De acordo com o organismo, «devem ser implementadas medidas que permitam o combate aos monopólios, às posições dominantes e à especulação, como se verifica nas taxas cobradas nos pagamentos electrónicos», refere em comunicado.
Concorrência de outros países em termos fiscais
A AHRESP defende ainda a harmonização fiscal. Segundo a mesma, tem de se «combater as injustiças, a concorrência desleal, existentes hoje nos mesmos sectores económicos, dentro do mesmo espaço único europeu», refere.
Segundo o organismo, a manutenção do actual sistema «permite a subsistência de injustiças fiscais como o PEC, o IRC, o IRS e os custos da segurança social».
A associação critica ainda o excesso de proteccionismo que é feito aos consumidores. Segundo a mesma, põe em segundo plano os agentes económicos.
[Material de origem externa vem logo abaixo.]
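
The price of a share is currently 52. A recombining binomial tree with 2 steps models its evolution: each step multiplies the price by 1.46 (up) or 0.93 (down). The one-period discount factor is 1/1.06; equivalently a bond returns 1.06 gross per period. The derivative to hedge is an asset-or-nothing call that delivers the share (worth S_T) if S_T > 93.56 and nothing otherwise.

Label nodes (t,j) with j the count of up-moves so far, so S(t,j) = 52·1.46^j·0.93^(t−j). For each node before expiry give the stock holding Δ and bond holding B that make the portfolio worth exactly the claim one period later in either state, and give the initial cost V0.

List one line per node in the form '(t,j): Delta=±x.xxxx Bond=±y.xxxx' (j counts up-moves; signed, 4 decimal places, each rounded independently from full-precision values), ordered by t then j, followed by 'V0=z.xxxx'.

The replicating-portfolio and risk-neutral prices coincide; use p* = (1.06−0.93)/(1.46−0.93) = 0.2453 for the latter.
Payoff layer (t=2): V(2,0)=0.0000, V(2,1)=0.0000, V(2,2)=110.8432
  t=1,j=0: stock 48.3600 → up 70.6056 (V=0.0000), down 44.9748 (V=0.0000). Price 0.0000; hedge Δ=0.0000, bond B=0.0000.
  t=1,j=1: stock 75.9200 → up 110.8432 (V=110.8432), down 70.6056 (V=0.0000). Price 25.6490; hedge Δ=2.7547, bond B=-183.4891.
  t=0,j=0: stock 52.0000 → up 75.9200 (V=25.6490), down 48.3600 (V=0.0000). Price 5.9352; hedge Δ=0.9307, bond B=-42.4592.
Root portfolio cost Δ·52+B reproduces V0=5.9352.

(0,0): Delta=0.9307 Bond=-42.4592
(1,0): Delta=0.0000 Bond=0.0000
(1,1): Delta=2.7547 Bond=-183.4891
V0=5.9352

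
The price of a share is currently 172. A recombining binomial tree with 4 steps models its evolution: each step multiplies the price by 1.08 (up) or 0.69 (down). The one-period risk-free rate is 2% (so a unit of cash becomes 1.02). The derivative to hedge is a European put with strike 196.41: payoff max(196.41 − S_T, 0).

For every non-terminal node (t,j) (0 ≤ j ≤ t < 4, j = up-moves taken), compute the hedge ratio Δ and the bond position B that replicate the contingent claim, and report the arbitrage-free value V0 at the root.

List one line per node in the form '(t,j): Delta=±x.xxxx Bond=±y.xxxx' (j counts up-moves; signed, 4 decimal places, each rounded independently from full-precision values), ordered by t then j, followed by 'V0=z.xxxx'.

Under the risk-neutral measure, an up-move has probability p* = (R−d)/(u−d) = 0.8462 and values discount at R = 1.02.
At expiry t=4: V(4,0)=157.4226, V(4,1)=135.3862, V(4,2)=100.8944, V(4,3)=46.9074, V(4,4)=0.0000
  t=3,j=0: stock 56.5035 → up 61.0238 (V=135.3862), down 38.9874 (V=157.4226). Price 136.0553; hedge Δ=-1.0000, bond B=192.5588.
  t=3,j=1: stock 88.4403 → up 95.5156 (V=100.8944), down 61.0238 (V=135.3862). Price 104.1185; hedge Δ=-1.0000, bond B=192.5588.
  t=3,j=2: stock 138.4284 → up 149.5026 (V=46.9074), down 95.5156 (V=100.8944). Price 54.1305; hedge Δ=-1.0000, bond B=192.5588.
  t=3,j=3: stock 216.6705 → up 234.0041 (V=0.0000), down 149.5026 (V=46.9074). Price 7.0750; hedge Δ=-0.5551, bond B=127.3504.
  t=2,j=0: stock 81.8892 → up 88.4403 (V=104.1185), down 56.5035 (V=136.0553). Price 106.8940; hedge Δ=-1.0000, bond B=188.7832.
  t=2,j=1: stock 128.1744 → up 138.4284 (V=54.1305), down 88.4403 (V=104.1185). Price 60.6088; hedge Δ=-1.0000, bond B=188.7832.
  t=2,j=2: stock 200.6208 → up 216.6705 (V=7.0750), down 138.4284 (V=54.1305). Price 14.0336; hedge Δ=-0.6014, bond B=134.6887.
  t=1,j=0: stock 118.6800 → up 128.1744 (V=60.6088), down 81.8892 (V=106.8940). Price 66.4015; hedge Δ=-1.0000, bond B=185.0815.
  t=1,j=1: stock 185.7600 → up 200.6208 (V=14.0336), down 128.1744 (V=60.6088). Price 20.7834; hedge Δ=-0.6429, bond B=140.2067.
  t=0,j=0: stock 172.0000 → up 185.7600 (V=20.7834), down 118.6800 (V=66.4015). Price 27.2564; hedge Δ=-0.6801, bond B=144.2260.
Each (Δ,B) replicates both successor values, so the strategy is self-financing and V0 is arbitrage-free.

(0,0): Delta=-0.6801 Bond=144.2260
(1,0): Delta=-1.0000 Bond=185.0815
(1,1): Delta=-0.6429 Bond=140.2067
(2,0): Delta=-1.0000 Bond=188.7832
(2,1): Delta=-1.0000 Bond=188.7832
(2,2): Delta=-0.6014 Bond=134.6887
(3,0): Delta=-1.0000 Bond=192.5588
(3,1): Delta=-1.0000 Bond=192.5588
(3,2): Delta=-1.0000 Bond=192.5588
(3,3): Delta=-0.5551 Bond=127.3504
V0=27.2564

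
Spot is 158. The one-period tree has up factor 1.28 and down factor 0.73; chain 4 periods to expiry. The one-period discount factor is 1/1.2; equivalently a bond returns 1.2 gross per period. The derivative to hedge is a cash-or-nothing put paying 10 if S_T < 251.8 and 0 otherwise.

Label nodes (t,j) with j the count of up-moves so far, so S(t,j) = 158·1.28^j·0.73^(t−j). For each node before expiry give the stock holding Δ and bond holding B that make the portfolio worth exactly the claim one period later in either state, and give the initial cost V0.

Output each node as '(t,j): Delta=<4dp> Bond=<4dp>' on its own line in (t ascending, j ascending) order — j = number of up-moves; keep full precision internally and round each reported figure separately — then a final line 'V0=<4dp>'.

No-arbitrage ⇒ martingale measure with p* = (R−d)/(u−d) = 0.8545.
Terminal values V(4,·): V(4,0)=10.0000, V(4,1)=10.0000, V(4,2)=10.0000, V(4,3)=10.0000, V(4,4)=0.0000
Node (3,0) S=61.4647: V=(p*·10.0000+(1−p*)·10.0000)/1.2=8.3333; Δ=(10.0000−10.0000)/(78.6748−44.8692)=0.0000; B=V−Δ·S=8.3333
Node (3,1) S=107.7737: V=(p*·10.0000+(1−p*)·10.0000)/1.2=8.3333; Δ=(10.0000−10.0000)/(137.9503−78.6748)=0.0000; B=V−Δ·S=8.3333
Node (3,2) S=188.9731: V=(p*·10.0000+(1−p*)·10.0000)/1.2=8.3333; Δ=(10.0000−10.0000)/(241.8855−137.9503)=0.0000; B=V−Δ·S=8.3333
Node (3,3) S=331.3500: V=(p*·0.0000+(1−p*)·10.0000)/1.2=1.2121; Δ=(0.0000−10.0000)/(424.1280−241.8855)=-0.0549; B=V−Δ·S=19.3939
Node (2,0) S=84.1982: V=(p*·8.3333+(1−p*)·8.3333)/1.2=6.9444; Δ=(8.3333−8.3333)/(107.7737−61.4647)=0.0000; B=V−Δ·S=6.9444
Node (2,1) S=147.6352: V=(p*·8.3333+(1−p*)·8.3333)/1.2=6.9444; Δ=(8.3333−8.3333)/(188.9731−107.7737)=0.0000; B=V−Δ·S=6.9444
Node (2,2) S=258.8672: V=(p*·1.2121+(1−p*)·8.3333)/1.2=1.8733; Δ=(1.2121−8.3333)/(331.3500−188.9731)=-0.0500; B=V−Δ·S=14.8209
Node (1,0) S=115.3400: V=(p*·6.9444+(1−p*)·6.9444)/1.2=5.7870; Δ=(6.9444−6.9444)/(147.6352−84.1982)=0.0000; B=V−Δ·S=5.7870
Node (1,1) S=202.2400: V=(p*·1.8733+(1−p*)·6.9444)/1.2=2.1758; Δ=(1.8733−6.9444)/(258.8672−147.6352)=-0.0456; B=V−Δ·S=11.3961
Node (0,0) S=158.0000: V=(p*·2.1758+(1−p*)·5.7870)/1.2=2.2509; Δ=(2.1758−5.7870)/(202.2400−115.3400)=-0.0416; B=V−Δ·S=8.8168
Root portfolio cost Δ·158+B reproduces V0=2.2509.

(0,0): Delta=-0.0416 Bond=8.8168
(1,0): Delta=0.0000 Bond=5.7870
(1,1): Delta=-0.0456 Bond=11.3961
(2,0): Delta=0.0000 Bond=6.9444
(2,1): Delta=0.0000 Bond=6.9444
(2,2): Delta=-0.0500 Bond=14.8209
(3,0): Delta=0.0000 Bond=8.3333
(3,1): Delta=0.0000 Bond=8.3333
(3,2): Delta=0.0000 Bond=8.3333
(3,3): Delta=-0.0549 Bond=19.3939
V0=2.2509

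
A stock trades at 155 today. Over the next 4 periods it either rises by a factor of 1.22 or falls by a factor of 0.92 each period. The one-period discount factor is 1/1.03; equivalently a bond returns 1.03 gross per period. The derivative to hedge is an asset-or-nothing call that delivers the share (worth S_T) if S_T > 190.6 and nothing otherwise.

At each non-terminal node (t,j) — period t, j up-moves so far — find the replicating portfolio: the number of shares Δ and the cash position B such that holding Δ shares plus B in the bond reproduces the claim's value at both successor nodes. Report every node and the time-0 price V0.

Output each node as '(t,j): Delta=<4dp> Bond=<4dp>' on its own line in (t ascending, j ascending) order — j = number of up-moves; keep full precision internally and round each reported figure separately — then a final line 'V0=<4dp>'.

(0,0): Delta=2.0976 Bond=-234.7481
(1,0): Delta=2.1869 Bond=-254.5163
(1,1): Delta=1.9814 Bond=-219.8096
(2,0): Delta=1.7662 Bond=-206.9620
(2,1): Delta=2.7348 Bond=-357.4798
(2,2): Delta=1.0000 Bond=0.0000
(3,0): Delta=0.0000 Bond=0.0000
(3,1): Delta=4.0667 Bond=-581.3750
(3,2): Delta=1.0000 Bond=0.0000
(3,3): Delta=1.0000 Bond=0.0000
V0=90.3813

No-arbitrage ⇒ martingale measure with p* = (R−d)/(u−d) = 0.3667.
Terminal payoffs: V(4,0)=0.0000, V(4,1)=0.0000, V(4,2)=195.2662, V(4,3)=258.9399, V(4,4)=343.3769
Node (3,0) S=120.6966: V=(p*·0.0000+(1−p*)·0.0000)/1.03=0.0000; Δ=(0.0000−0.0000)/(147.2499−111.0409)=0.0000; B=V−Δ·S=0.0000
Node (3,1) S=160.0542: V=(p*·195.2662+(1−p*)·0.0000)/1.03=69.5122; Δ=(195.2662−0.0000)/(195.2662−147.2499)=4.0667; B=V−Δ·S=-581.3750
Node (3,2) S=212.2458: V=(p*·258.9399+(1−p*)·195.2662)/1.03=212.2458; Δ=(258.9399−195.2662)/(258.9399−195.2662)=1.0000; B=V−Δ·S=0.0000
Node (3,3) S=281.4564: V=(p*·343.3769+(1−p*)·258.9399)/1.03=281.4564; Δ=(343.3769−258.9399)/(343.3769−258.9399)=1.0000; B=V−Δ·S=0.0000
Node (2,0) S=131.1920: V=(p*·69.5122+(1−p*)·0.0000)/1.03=24.7455; Δ=(69.5122−0.0000)/(160.0542−120.6966)=1.7662; B=V−Δ·S=-206.9620
Node (2,1) S=173.9720: V=(p*·212.2458+(1−p*)·69.5122)/1.03=118.2989; Δ=(212.2458−69.5122)/(212.2458−160.0542)=2.7348; B=V−Δ·S=-357.4798
Node (2,2) S=230.7020: V=(p*·281.4564+(1−p*)·212.2458)/1.03=230.7020; Δ=(281.4564−212.2458)/(281.4564−212.2458)=1.0000; B=V−Δ·S=0.0000
Node (1,0) S=142.6000: V=(p*·118.2989+(1−p*)·24.7455)/1.03=57.3285; Δ=(118.2989−24.7455)/(173.9720−131.1920)=2.1869; B=V−Δ·S=-254.5163
Node (1,1) S=189.1000: V=(p*·230.7020+(1−p*)·118.2989)/1.03=154.8674; Δ=(230.7020−118.2989)/(230.7020−173.9720)=1.9814; B=V−Δ·S=-219.8096
Node (0,0) S=155.0000: V=(p*·154.8674+(1−p*)·57.3285)/1.03=90.3813; Δ=(154.8674−57.3285)/(189.1000−142.6000)=2.0976; B=V−Δ·S=-234.7481
The time-0 hedge costs 90.3813, which is the no-arbitrage price.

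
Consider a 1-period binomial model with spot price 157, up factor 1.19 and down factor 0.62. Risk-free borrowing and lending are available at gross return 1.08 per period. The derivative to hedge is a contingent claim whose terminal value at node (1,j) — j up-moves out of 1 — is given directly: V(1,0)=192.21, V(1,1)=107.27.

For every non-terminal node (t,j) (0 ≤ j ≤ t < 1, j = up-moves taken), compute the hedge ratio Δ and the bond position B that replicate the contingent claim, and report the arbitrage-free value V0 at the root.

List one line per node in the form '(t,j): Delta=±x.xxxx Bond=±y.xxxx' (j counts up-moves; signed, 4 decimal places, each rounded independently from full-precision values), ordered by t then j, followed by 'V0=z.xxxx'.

(0,0): Delta=-0.9492 Bond=263.5193
V0=114.5018

The replicating-portfolio and risk-neutral prices coincide; use p* = (1.08−0.62)/(1.19−0.62) = 0.8070 for the latter.
Terminal payoffs: V(1,0)=192.2100, V(1,1)=107.2700
Node (0,0) S=157.0000: V=(p*·107.2700+(1−p*)·192.2100)/1.08=114.5018; Δ=(107.2700−192.2100)/(186.8300−97.3400)=-0.9492; B=V−Δ·S=263.5193
Root portfolio cost Δ·157+B reproduces V0=114.5018.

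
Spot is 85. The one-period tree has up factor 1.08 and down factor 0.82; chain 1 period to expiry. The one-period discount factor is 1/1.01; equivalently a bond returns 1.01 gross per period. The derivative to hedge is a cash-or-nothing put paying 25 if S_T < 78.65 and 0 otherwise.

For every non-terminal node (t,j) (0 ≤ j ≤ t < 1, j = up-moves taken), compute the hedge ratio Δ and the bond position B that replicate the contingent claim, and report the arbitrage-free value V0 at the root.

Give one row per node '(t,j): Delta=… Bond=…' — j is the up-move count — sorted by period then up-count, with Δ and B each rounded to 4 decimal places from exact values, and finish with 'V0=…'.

No-arbitrage ⇒ martingale measure with p* = (R−d)/(u−d) = 0.7308.
Terminal values V(1,·): V(1,0)=25.0000, V(1,1)=0.0000
(0,0): S=85.0000. Δ = (V_up−V_dn)/(S_up−S_dn) = (0.0000−25.0000)/(91.8000−69.7000) = -1.1312. V = [p*·0.0000 + (1−p*)·25.0000]/1.01 = 6.6641. B = V − Δ·S = 102.8180.
Each (Δ,B) replicates both successor values, so the strategy is self-financing and V0 is arbitrage-free.

(0,0): Delta=-1.1312 Bond=102.8180
V0=6.6641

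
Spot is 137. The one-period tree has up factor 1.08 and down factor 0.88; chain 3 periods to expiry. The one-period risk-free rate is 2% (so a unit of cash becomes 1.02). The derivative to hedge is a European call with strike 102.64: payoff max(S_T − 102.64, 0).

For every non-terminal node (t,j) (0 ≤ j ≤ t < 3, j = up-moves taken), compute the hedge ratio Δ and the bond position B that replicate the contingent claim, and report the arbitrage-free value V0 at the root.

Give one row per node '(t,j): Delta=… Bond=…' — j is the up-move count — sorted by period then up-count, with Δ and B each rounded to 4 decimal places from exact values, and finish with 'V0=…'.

No-arbitrage ⇒ martingale measure with p* = (R−d)/(u−d) = 0.7000.
Terminal values V(3,·): V(3,0)=0.0000, V(3,1)=11.9402, V(3,2)=37.9812, V(3,3)=69.9405
Node (2,0) S=106.0928: V=(p*·11.9402+(1−p*)·0.0000)/1.02=8.1943; Δ=(11.9402−0.0000)/(114.5802−93.3617)=0.5627; B=V−Δ·S=-51.5068
Node (2,1) S=130.2048: V=(p*·37.9812+(1−p*)·11.9402)/1.02=29.5773; Δ=(37.9812−11.9402)/(140.6212−114.5802)=1.0000; B=V−Δ·S=-100.6275
Node (2,2) S=159.7968: V=(p*·69.9405+(1−p*)·37.9812)/1.02=59.1693; Δ=(69.9405−37.9812)/(172.5805−140.6212)=1.0000; B=V−Δ·S=-100.6275
Node (1,0) S=120.5600: V=(p*·29.5773+(1−p*)·8.1943)/1.02=22.7083; Δ=(29.5773−8.1943)/(130.2048−106.0928)=0.8868; B=V−Δ·S=-84.2071
Node (1,1) S=147.9600: V=(p*·59.1693+(1−p*)·29.5773)/1.02=49.3056; Δ=(59.1693−29.5773)/(159.7968−130.2048)=1.0000; B=V−Δ·S=-98.6544
Node (0,0) S=137.0000: V=(p*·49.3056+(1−p*)·22.7083)/1.02=40.5161; Δ=(49.3056−22.7083)/(147.9600−120.5600)=0.9707; B=V−Δ·S=-92.4708
Check: Δ(0,0)·S0 + B(0,0) = 40.5161 = V0.

(0,0): Delta=0.9707 Bond=-92.4708
(1,0): Delta=0.8868 Bond=-84.2071
(1,1): Delta=1.0000 Bond=-98.6544
(2,0): Delta=0.5627 Bond=-51.5068
(2,1): Delta=1.0000 Bond=-100.6275
(2,2): Delta=1.0000 Bond=-100.6275
V0=40.5161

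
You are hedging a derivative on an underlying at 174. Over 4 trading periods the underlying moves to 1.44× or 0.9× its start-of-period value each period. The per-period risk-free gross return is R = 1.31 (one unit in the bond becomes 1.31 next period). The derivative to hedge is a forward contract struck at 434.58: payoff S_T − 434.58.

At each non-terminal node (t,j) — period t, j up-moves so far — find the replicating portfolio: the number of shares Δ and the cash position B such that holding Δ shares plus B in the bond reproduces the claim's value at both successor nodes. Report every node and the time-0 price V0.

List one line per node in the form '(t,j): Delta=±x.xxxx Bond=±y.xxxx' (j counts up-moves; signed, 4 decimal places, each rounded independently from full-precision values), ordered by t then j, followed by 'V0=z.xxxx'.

(0,0): Delta=1.0000 Bond=-147.5654
(1,0): Delta=1.0000 Bond=-193.3107
(1,1): Delta=1.0000 Bond=-193.3107
(2,0): Delta=1.0000 Bond=-253.2370
(2,1): Delta=1.0000 Bond=-253.2370
(2,2): Delta=1.0000 Bond=-253.2370
(3,0): Delta=1.0000 Bond=-331.7405
(3,1): Delta=1.0000 Bond=-331.7405
(3,2): Delta=1.0000 Bond=-331.7405
(3,3): Delta=1.0000 Bond=-331.7405
V0=26.4346

Since d<R<u, set p* = (R−d)/(u−d) = 0.7593; price each node as the discounted p*-expectation of its children.
At expiry t=4: V(4,0)=-320.4186, V(4,1)=-251.9218, V(4,2)=-142.3268, V(4,3)=33.0251, V(4,4)=313.5882
  t=3,j=0: stock 126.8460 → up 182.6582 (V=-251.9218), down 114.1614 (V=-320.4186). Price -204.8945; hedge Δ=1.0000, bond B=-331.7405.
  t=3,j=1: stock 202.9536 → up 292.2532 (V=-142.3268), down 182.6582 (V=-251.9218). Price -128.7869; hedge Δ=1.0000, bond B=-331.7405.
  t=3,j=2: stock 324.7258 → up 467.6051 (V=33.0251), down 292.2532 (V=-142.3268). Price -7.0147; hedge Δ=1.0000, bond B=-331.7405.
  t=3,j=3: stock 519.5612 → up 748.1682 (V=313.5882), down 467.6051 (V=33.0251). Price 187.8208; hedge Δ=1.0000, bond B=-331.7405.
  t=2,j=0: stock 140.9400 → up 202.9536 (V=-128.7869), down 126.8460 (V=-204.8945). Price -112.2970; hedge Δ=1.0000, bond B=-253.2370.
  t=2,j=1: stock 225.5040 → up 324.7258 (V=-7.0147), down 202.9536 (V=-128.7869). Price -27.7330; hedge Δ=1.0000, bond B=-253.2370.
  t=2,j=2: stock 360.8064 → up 519.5612 (V=187.8208), down 324.7258 (V=-7.0147). Price 107.5694; hedge Δ=1.0000, bond B=-253.2370.
  t=1,j=0: stock 156.6000 → up 225.5040 (V=-27.7330), down 140.9400 (V=-112.2970). Price -36.7107; hedge Δ=1.0000, bond B=-193.3107.
  t=1,j=1: stock 250.5600 → up 360.8064 (V=107.5694), down 225.5040 (V=-27.7330). Price 57.2493; hedge Δ=1.0000, bond B=-193.3107.
  t=0,j=0: stock 174.0000 → up 250.5600 (V=57.2493), down 156.6000 (V=-36.7107). Price 26.4346; hedge Δ=1.0000, bond B=-147.5654.
Self-financing check: at every node Δ·S+B equals the discounted successor values.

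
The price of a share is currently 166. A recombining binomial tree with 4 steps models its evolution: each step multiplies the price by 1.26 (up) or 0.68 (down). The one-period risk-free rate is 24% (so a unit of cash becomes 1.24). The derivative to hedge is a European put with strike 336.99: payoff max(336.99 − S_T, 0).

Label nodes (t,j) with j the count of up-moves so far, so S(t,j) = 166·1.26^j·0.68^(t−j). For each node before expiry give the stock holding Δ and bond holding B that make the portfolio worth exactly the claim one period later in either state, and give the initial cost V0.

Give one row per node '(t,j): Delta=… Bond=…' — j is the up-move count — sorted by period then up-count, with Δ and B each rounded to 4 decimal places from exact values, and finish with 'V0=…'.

Under the risk-neutral measure, an up-move has probability p* = (R−d)/(u−d) = 0.9655 and values discount at R = 1.24.
Terminal payoffs: V(4,0)=301.4969, V(4,1)=271.2234, V(4,2)=215.1284, V(4,3)=111.1876, V(4,4)=0.0000
(3,0): S=52.1957. Δ = (V_up−V_dn)/(S_up−S_dn) = (271.2234−301.4969)/(65.7666−35.4931) = -1.0000. V = [p*·271.2234 + (1−p*)·301.4969]/1.24 = 219.5704. B = V − Δ·S = 271.7661.
(3,1): S=96.7156. Δ = (V_up−V_dn)/(S_up−S_dn) = (215.1284−271.2234)/(121.8616−65.7666) = -1.0000. V = [p*·215.1284 + (1−p*)·271.2234]/1.24 = 175.0505. B = V − Δ·S = 271.7661.
(3,2): S=179.2083. Δ = (V_up−V_dn)/(S_up−S_dn) = (111.1876−215.1284)/(225.8024−121.8616) = -1.0000. V = [p*·111.1876 + (1−p*)·215.1284]/1.24 = 92.5578. B = V − Δ·S = 271.7661.
(3,3): S=332.0624. Δ = (V_up−V_dn)/(S_up−S_dn) = (0.0000−111.1876)/(418.3986−225.8024) = -0.5773. V = [p*·0.0000 + (1−p*)·111.1876]/1.24 = 3.0920. B = V − Δ·S = 194.7947.
(2,0): S=76.7584. Δ = (V_up−V_dn)/(S_up−S_dn) = (175.0505−219.5704)/(96.7156−52.1957) = -1.0000. V = [p*·175.0505 + (1−p*)·219.5704]/1.24 = 142.4078. B = V − Δ·S = 219.1662.
(2,1): S=142.2288. Δ = (V_up−V_dn)/(S_up−S_dn) = (92.5578−175.0505)/(179.2083−96.7156) = -1.0000. V = [p*·92.5578 + (1−p*)·175.0505]/1.24 = 76.9374. B = V − Δ·S = 219.1662.
(2,2): S=263.5416. Δ = (V_up−V_dn)/(S_up−S_dn) = (3.0920−92.5578)/(332.0624−179.2083) = -0.5853. V = [p*·3.0920 + (1−p*)·92.5578]/1.24 = 4.9815. B = V − Δ·S = 159.2329.
(1,0): S=112.8800. Δ = (V_up−V_dn)/(S_up−S_dn) = (76.9374−142.4078)/(142.2288−76.7584) = -1.0000. V = [p*·76.9374 + (1−p*)·142.4078]/1.24 = 63.8670. B = V − Δ·S = 176.7470.
(1,1): S=209.1600. Δ = (V_up−V_dn)/(S_up−S_dn) = (4.9815−76.9374)/(263.5416−142.2288) = -0.5931. V = [p*·4.9815 + (1−p*)·76.9374]/1.24 = 6.0183. B = V − Δ·S = 130.0803.
(0,0): S=166.0000. Δ = (V_up−V_dn)/(S_up−S_dn) = (6.0183−63.8670)/(209.1600−112.8800) = -0.6008. V = [p*·6.0183 + (1−p*)·63.8670]/1.24 = 6.4622. B = V − Δ·S = 106.2012.
Check: Δ(0,0)·S0 + B(0,0) = 6.4622 = V0.

(0,0): Delta=-0.6008 Bond=106.2012
(1,0): Delta=-1.0000 Bond=176.7470
(1,1): Delta=-0.5931 Bond=130.0803
(2,0): Delta=-1.0000 Bond=219.1662
(2,1): Delta=-1.0000 Bond=219.1662
(2,2): Delta=-0.5853 Bond=159.2329
(3,0): Delta=-1.0000 Bond=271.7661
(3,1): Delta=-1.0000 Bond=271.7661
(3,2): Delta=-1.0000 Bond=271.7661
(3,3): Delta=-0.5773 Bond=194.7947
V0=6.4622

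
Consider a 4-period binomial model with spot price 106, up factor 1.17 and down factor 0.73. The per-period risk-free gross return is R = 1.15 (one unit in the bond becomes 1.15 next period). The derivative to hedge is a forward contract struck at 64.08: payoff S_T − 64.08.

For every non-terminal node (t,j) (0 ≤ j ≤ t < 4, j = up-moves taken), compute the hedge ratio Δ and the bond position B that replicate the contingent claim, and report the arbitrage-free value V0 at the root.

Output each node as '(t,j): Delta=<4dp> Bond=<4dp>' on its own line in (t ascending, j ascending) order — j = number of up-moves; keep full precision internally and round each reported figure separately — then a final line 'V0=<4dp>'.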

Exemplo disso, segundo a mesma, é a imposição de rotulagem por parte da Comissão Europeia no que diz respeito à comida pré-embalada.
«Esta nova legislação irá impor encargos que custarão biliões de euros ao sector, não podendo ser cumprida por muitas empresas, especialmente as de pequena dimensão», acrescenta.
Protecção às empresas
Proteger as empresas do sector é uma das preocupações da AHRESP.
Segundo as contas da associação, o sector emprega mais de 2 milhões de empregos e representam mais de metade do volume de negócios realizado em Portugal, cerca de 163,5 mil milhões de euros.